Selective Re-Globalization

This is also the reason why African countries (1.2 billion people), India (1.4 billion), and China (1.4 billion) did not join the West in imposing sanctions on Russia over its criminal and nefarious invasion of Ukraine. The slow and tortuous process of rapprochement between the two world’s most populous countries—confirmed by the visit paid by the Chinese foreign minister Wang Yi to New Delhi on March 24—as well as Iran’s alignment with China, mirror two of the latest examples of a new geopolitical equilibrium and the attempt to foster a “selective re-globalization.” The objective of selective re-globalization is to shape a macro-regional reconfiguration of the world economy that dilutes the dominance of the U.S. dollar and mitigates the reciprocal sanctions imposed by leading economies.

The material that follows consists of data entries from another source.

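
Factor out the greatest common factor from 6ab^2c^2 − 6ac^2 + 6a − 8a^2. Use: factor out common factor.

6ab^2c^2 − 6ac^2 + 6a − 8a^2
= 2(3ab^2c^2 − 3ac^2 + 3a − 4a^2)    [factor out 2]
= 2a(3b^2c^2 − 3c^2 + 3 − 4a)    [factor out a]

2a(3b^2c^2 − 3c^2 + 3 − 4a)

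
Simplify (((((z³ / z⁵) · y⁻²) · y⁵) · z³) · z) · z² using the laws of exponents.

(((((z³ / z⁵) · y⁻²) · y⁵) · z³) · z) · z²
= ((((z⁻² · y⁻²) · y⁵) · z³) · z) · z²    [quotient of powers]
= y³·z⁴    [product of powers]

y³·z⁴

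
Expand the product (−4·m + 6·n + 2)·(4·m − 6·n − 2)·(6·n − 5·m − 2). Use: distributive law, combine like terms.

−336·m²·n + 80·m³ − 48·m² + 468·m·n² + 120·m·n − 12·m − 216·n³ − 72·n² + 24·n + 8

(−4·m + 6·n + 2)·(4·m − 6·n − 2)·(6·n − 5·m − 2)
= (−16·m² + 24·m·n + 8·m + 24·m·n − 36·n² − 12·n + 8·m − 12·n − 4)·(6·n − 5·m − 2)    [distributive law]
= (−16·m² + 48·m·n + 16·m − 36·n² − 24·n − 4)·(6·n − 5·m − 2)    [combine like terms]
= −96·m²·n + 80·m³ + 32·m² + 288·m·n² − 240·m²·n − 96·m·n + 96·m·n − 80·m² − 32·m − 216·n³ + 180·m·n² + 72·n² − 144·n² + 120·m·n + 48·n − 24·n + 20·m + 8    [distributive law]
= −336·m²·n + 80·m³ − 48·m² + 468·m·n² + 120·m·n − 12·m − 216·n³ − 72·n² + 24·n + 8    [combine like terms]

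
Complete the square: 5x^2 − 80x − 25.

5(x − 8)^2 − 345

5x^2 − 80x − 25
= 5(x^2 − 16x) − 25    [factor out 5 from the x-terms]
= 5(x^2 − 16x + 64 − 64) − 25    [add and subtract 64 inside the bracket]
= 5(x − 8)^2 − 320 − 25    [perfect-square identity]
= 5(x − 8)^2 − 345    [combine constants]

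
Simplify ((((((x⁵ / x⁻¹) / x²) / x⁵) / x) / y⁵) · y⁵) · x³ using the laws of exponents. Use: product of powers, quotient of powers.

((((((x⁵ / x⁻¹) / x²) / x⁵) / x) / y⁵) · y⁵) · x³
= (((((x⁶ / x²) / x⁵) / x) / y⁵) · y⁵) · x³    [quotient of powers]
= ((((x⁴ / x⁵) / x) / y⁵) · y⁵) · x³    [quotient of powers]
= (((x⁻¹ / x) / y⁵) · y⁵) · x³    [quotient of powers]
= ((x⁻² / y⁵) · y⁵) · x³    [quotient of powers]
= x    [quotient of powers; product of powers]

x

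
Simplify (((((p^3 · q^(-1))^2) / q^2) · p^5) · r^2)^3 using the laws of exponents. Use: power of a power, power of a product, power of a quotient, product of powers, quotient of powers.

p^33q^(-12)r^6

(((((p^3 · q^(-1))^2) / q^2) · p^5) · r^2)^3
= (((((p^3 · q^(-1))^2) / q^2) · p^5)^3) · ((r^2)^3)    [power of a product]
= (((((p^3 · q^(-1))^2) / q^2)^3) · ((p^5)^3)) · ((r^2)^3)    [power of a product]
= (((((p^3 · q^(-1))^2)^3) / ((q^2)^3)) · ((p^5)^3)) · ((r^2)^3)    [power of a quotient]
= ((((p^3 · q^(-1))^6) / ((q^2)^3)) · ((p^5)^3)) · ((r^2)^3)    [power of a power]
= (((((p^3)^6) · ((q^(-1))^6)) / ((q^2)^3)) · ((p^5)^3)) · ((r^2)^3)    [power of a product]
= (((p^18 · ((q^(-1))^6)) / ((q^2)^3)) · ((p^5)^3)) · ((r^2)^3)    [power of a power]
= (((p^18 · q^(-6)) / ((q^2)^3)) · ((p^5)^3)) · ((r^2)^3)    [power of a power]
= (((p^18 · q^(-6)) / q^6) · ((p^5)^3)) · ((r^2)^3)    [power of a power]
= (((p^18 · q^(-6)) / q^6) · p^15) · ((r^2)^3)    [power of a power]
= (((p^18 · q^(-6)) / q^6) · p^15) · r^6    [power of a power]
= p^33q^(-12)r^6    [quotient of powers; product of powers]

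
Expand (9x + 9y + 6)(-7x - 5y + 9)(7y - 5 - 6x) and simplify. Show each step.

(9x + 9y + 6)(-7x - 5y + 9)(7y - 5 - 6x)
= (-63x^2 - 45xy + 81x - 63xy - 45y^2 + 81y - 42x - 30y + 54)(7y - 5 - 6x)    [distributive law]
= (-63x^2 - 108xy + 39x - 45y^2 + 51y + 54)(7y - 5 - 6x)    [combine like terms]
= -441x^2y + 315x^2 + 378x^3 - 756xy^2 + 540xy + 648x^2y + 273xy - 195x - 234x^2 - 315y^3 + 225y^2 + 270xy^2 + 357y^2 - 255y - 306xy + 378y - 270 - 324x    [distributive law]
= 207x^2y + 81x^2 + 378x^3 - 486xy^2 + 507xy - 519x - 315y^3 + 582y^2 + 123y - 270    [combine like terms]

207x^2y + 81x^2 + 378x^3 - 486xy^2 + 507xy - 519x - 315y^3 + 582y^2 + 123y - 270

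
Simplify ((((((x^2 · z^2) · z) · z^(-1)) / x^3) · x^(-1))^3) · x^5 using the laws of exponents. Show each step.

x^(-1)z^6

((((((x^2 · z^2) · z) · z^(-1)) / x^3) · x^(-1))^3) · x^5
= ((((((x^2 · z^2) · z) · z^(-1)) / x^3)^3) · ((x^(-1))^3)) · x^5    [power of a product]
= ((((((x^2 · z^2) · z) · z^(-1))^3) / ((x^3)^3)) · ((x^(-1))^3)) · x^5    [power of a quotient]
= ((((((x^2 · z^2) · z)^3) · ((z^(-1))^3)) / ((x^3)^3)) · ((x^(-1))^3)) · x^5    [power of a product]
= ((((((x^2 · z^2)^3) · (z^3)) · ((z^(-1))^3)) / ((x^3)^3)) · ((x^(-1))^3)) · x^5    [power of a product]
= (((((((x^2)^3) · ((z^2)^3)) · (z^3)) · ((z^(-1))^3)) / ((x^3)^3)) · ((x^(-1))^3)) · x^5    [power of a product]
= (((((x^6 · ((z^2)^3)) · (z^3)) · ((z^(-1))^3)) / ((x^3)^3)) · ((x^(-1))^3)) · x^5    [power of a power]
= (((((x^6 · z^6) · (z^3)) · ((z^(-1))^3)) / ((x^3)^3)) · ((x^(-1))^3)) · x^5    [power of a power]
= (((((x^6 · z^6) · z^3) · z^(-3)) / ((x^3)^3)) · ((x^(-1))^3)) · x^5    [power of a power]
= (((((x^6 · z^6) · z^3) · z^(-3)) / x^9) · ((x^(-1))^3)) · x^5    [power of a power]
= (((((x^6 · z^6) · z^3) · z^(-3)) / x^9) · x^(-3)) · x^5    [power of a power]
= x^(-1)z^6    [quotient of powers; product of powers]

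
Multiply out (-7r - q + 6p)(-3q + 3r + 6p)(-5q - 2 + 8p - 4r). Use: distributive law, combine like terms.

-102q^2r - 36qr + 360pqr + 33qr^2 + 42r^2 - 72pr^2 + 84r^3 + 48pr - 336p^2r - 15q^3 - 6q^2 + 144pq^2 + 48pq - 372p^2q - 72p^2 + 288p^3

(-7r - q + 6p)(-3q + 3r + 6p)(-5q - 2 + 8p - 4r)
= (21qr - 21r^2 - 42pr + 3q^2 - 3qr - 6pq - 18pq + 18pr + 36p^2)(-5q - 2 + 8p - 4r)    [distributive law]
= (18qr - 21r^2 - 24pr + 3q^2 - 24pq + 36p^2)(-5q - 2 + 8p - 4r)    [combine like terms]
= -90q^2r - 36qr + 144pqr - 72qr^2 + 105qr^2 + 42r^2 - 168pr^2 + 84r^3 + 120pqr + 48pr - 192p^2r + 96pr^2 - 15q^3 - 6q^2 + 24pq^2 - 12q^2r + 120pq^2 + 48pq - 192p^2q + 96pqr - 180p^2q - 72p^2 + 288p^3 - 144p^2r    [distributive law]
= -102q^2r - 36qr + 360pqr + 33qr^2 + 42r^2 - 72pr^2 + 84r^3 + 48pr - 336p^2r - 15q^3 - 6q^2 + 144pq^2 + 48pq - 372p^2q - 72p^2 + 288p^3    [combine like terms]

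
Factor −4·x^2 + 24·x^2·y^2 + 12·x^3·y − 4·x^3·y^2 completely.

−4·x^2 + 24·x^2·y^2 + 12·x^3·y − 4·x^3·y^2
= 4(−x^2 + 6·x^2·y^2 + 3·x^3·y − x^3·y^2)    [factor out 4]
= 4·x^2(−1 + 6·y^2 + 3·x·y − x·y^2)    [factor out x^2]

4·x^2(−1 + 6·y^2 + 3·x·y − x·y^2)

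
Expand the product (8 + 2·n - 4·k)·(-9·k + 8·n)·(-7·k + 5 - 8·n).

(8 + 2·n - 4·k)·(-9·k + 8·n)·(-7·k + 5 - 8·n)
= (-72·k + 64·n - 18·k·n + 16·n^2 + 36·k^2 - 32·k·n)·(-7·k + 5 - 8·n)    [distributive law]
= (-72·k + 64·n - 50·k·n + 16·n^2 + 36·k^2)·(-7·k + 5 - 8·n)    [combine like terms]
= 504·k^2 - 360·k + 576·k·n - 448·k·n + 320·n - 512·n^2 + 350·k^2·n - 250·k·n + 400·k·n^2 - 112·k·n^2 + 80·n^2 - 128·n^3 - 252·k^3 + 180·k^2 - 288·k^2·n    [distributive law]
= 684·k^2 - 360·k - 122·k·n + 320·n - 432·n^2 + 62·k^2·n + 288·k·n^2 - 128·n^3 - 252·k^3    [combine like terms]

684·k^2 - 360·k - 122·k·n + 320·n - 432·n^2 + 62·k^2·n + 288·k·n^2 - 128·n^3 - 252·k^3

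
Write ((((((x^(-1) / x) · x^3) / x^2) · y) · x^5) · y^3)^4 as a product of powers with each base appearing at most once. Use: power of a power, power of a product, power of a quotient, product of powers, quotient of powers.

((((((x^(-1) / x) · x^3) / x^2) · y) · x^5) · y^3)^4
= ((((((x^(-1) / x) · x^3) / x^2) · y) · x^5)^4) · ((y^3)^4)    [power of a product]
= ((((((x^(-1) / x) · x^3) / x^2) · y)^4) · ((x^5)^4)) · ((y^3)^4)    [power of a product]
= ((((((x^(-1) / x) · x^3) / x^2)^4) · (y^4)) · ((x^5)^4)) · ((y^3)^4)    [power of a product]
= ((((((x^(-1) / x) · x^3)^4) / ((x^2)^4)) · (y^4)) · ((x^5)^4)) · ((y^3)^4)    [power of a quotient]
= ((((((x^(-1) / x)^4) · ((x^3)^4)) / ((x^2)^4)) · (y^4)) · ((x^5)^4)) · ((y^3)^4)    [power of a product]
= (((((((x^(-1))^4) / (x^4)) · ((x^3)^4)) / ((x^2)^4)) · (y^4)) · ((x^5)^4)) · ((y^3)^4)    [power of a quotient]
= (((((x^(-4) / (x^4)) · ((x^3)^4)) / ((x^2)^4)) · (y^4)) · ((x^5)^4)) · ((y^3)^4)    [power of a power]
= ((((x^(-8) · ((x^3)^4)) / ((x^2)^4)) · (y^4)) · ((x^5)^4)) · ((y^3)^4)    [quotient of powers]
= ((((x^(-8) · x^12) / ((x^2)^4)) · (y^4)) · ((x^5)^4)) · ((y^3)^4)    [power of a power]
= (((x^4 / ((x^2)^4)) · (y^4)) · ((x^5)^4)) · ((y^3)^4)    [product of powers]
= (((x^4 / x^8) · (y^4)) · ((x^5)^4)) · ((y^3)^4)    [power of a power]
= ((x^(-4) · (y^4)) · ((x^5)^4)) · ((y^3)^4)    [quotient of powers]
= ((x^(-4) · y^4) · x^20) · ((y^3)^4)    [power of a power]
= ((x^(-4) · y^4) · x^20) · y^12    [power of a power]
= x^16y^16    [product of powers]

x^16y^16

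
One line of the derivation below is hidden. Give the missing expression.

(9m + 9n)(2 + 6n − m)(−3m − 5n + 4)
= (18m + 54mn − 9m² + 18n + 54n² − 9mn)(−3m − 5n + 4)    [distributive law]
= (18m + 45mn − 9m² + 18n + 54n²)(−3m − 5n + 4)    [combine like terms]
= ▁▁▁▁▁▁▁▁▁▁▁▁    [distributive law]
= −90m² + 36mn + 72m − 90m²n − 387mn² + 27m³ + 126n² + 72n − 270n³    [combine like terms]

By distributive law:

−54m² − 90mn + 72m − 135m²n − 225mn² + 180mn + 27m³ + 45m²n − 36m² − 54mn − 90n² + 72n − 162mn² − 270n³ + 216n²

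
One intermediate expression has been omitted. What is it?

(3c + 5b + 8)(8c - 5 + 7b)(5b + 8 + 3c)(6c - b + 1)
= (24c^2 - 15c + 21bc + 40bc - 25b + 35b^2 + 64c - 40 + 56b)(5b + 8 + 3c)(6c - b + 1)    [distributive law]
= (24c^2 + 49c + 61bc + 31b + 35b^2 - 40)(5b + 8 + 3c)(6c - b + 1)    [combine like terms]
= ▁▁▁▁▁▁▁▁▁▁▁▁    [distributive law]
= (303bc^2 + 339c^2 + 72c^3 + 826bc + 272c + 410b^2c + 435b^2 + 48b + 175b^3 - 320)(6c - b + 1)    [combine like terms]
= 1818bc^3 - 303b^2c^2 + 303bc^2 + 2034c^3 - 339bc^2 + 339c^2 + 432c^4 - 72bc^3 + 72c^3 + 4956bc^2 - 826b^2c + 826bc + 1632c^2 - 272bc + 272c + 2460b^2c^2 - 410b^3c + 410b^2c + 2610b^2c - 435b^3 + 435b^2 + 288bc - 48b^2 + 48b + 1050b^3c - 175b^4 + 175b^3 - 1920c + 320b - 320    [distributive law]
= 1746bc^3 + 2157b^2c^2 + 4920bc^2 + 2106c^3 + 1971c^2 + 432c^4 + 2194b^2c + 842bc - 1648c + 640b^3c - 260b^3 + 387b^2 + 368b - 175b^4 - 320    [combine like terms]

Applying distributive law to the line above:

(120bc^2 + 192c^2 + 72c^3 + 245bc + 392c + 147c^2 + 305b^2c + 488bc + 183bc^2 + 155b^2 + 248b + 93bc + 175b^3 + 280b^2 + 105b^2c - 200b - 320 - 120c)(6c - b + 1)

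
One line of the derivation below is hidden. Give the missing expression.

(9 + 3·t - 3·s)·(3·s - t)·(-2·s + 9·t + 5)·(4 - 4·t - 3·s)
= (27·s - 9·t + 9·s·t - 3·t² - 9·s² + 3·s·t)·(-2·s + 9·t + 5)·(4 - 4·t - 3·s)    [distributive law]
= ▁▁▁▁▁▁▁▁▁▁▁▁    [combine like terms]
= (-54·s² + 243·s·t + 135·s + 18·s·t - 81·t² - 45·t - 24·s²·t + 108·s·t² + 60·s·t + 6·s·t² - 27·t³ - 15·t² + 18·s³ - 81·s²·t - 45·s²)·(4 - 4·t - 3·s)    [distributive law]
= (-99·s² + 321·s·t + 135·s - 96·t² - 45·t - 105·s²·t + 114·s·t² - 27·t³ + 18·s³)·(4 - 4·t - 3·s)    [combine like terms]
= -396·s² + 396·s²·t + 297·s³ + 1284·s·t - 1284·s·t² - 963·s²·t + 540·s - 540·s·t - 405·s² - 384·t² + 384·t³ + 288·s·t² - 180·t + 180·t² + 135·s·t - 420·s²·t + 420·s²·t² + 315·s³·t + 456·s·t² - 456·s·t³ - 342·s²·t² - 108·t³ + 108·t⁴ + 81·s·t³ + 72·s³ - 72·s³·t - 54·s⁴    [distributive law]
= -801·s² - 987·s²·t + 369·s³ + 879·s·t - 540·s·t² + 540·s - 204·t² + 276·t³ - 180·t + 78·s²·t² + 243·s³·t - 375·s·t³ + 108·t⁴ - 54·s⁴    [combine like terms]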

While acknowledging that the war unfolding in Ukraine is illegal and immoral, most Asian capitals regard the conflict, in the words of Indian analyst Shivshankar Menon, as a war “over the European security order — not an epochal global conflagration.”

More broadly, the political representatives of the world’s most populous countries (not just “some autocratic countries”) are increasingly critical of the global financial system (95 percent of global monetary reserves are held in Western currencies) and advocate a rethinking of international relations and global orders.

Coherence is Not “Whataboutism”

Vladimir Lenin famously claimed that “There are decades where nothing happens and there are weeks when decades happen.” The events of the past month appear to be a powerful confirmation of this notion. And yet, the invasion of Ukraine has not, as many claim, “changed everything.” In relation to global orders, the most meaningful change is possibly the fact that a growing number of Western observers are finally becoming aware of the end of an “order” which, in Andrew J. Bacevich’s words, “existed mostly in the minds of Western observers rather than the real world.”

In the real world, or the one that is taking shape, coherence and “whataboutism” are not the same. In other words, the problem is not those who firmly condemn all spheres of influence and all forms of aggression, but those who use clear and harsh terms only when spheres of influence, geopolitical orders, and wars touch their interests, while selectively cherry-picking what outrages them.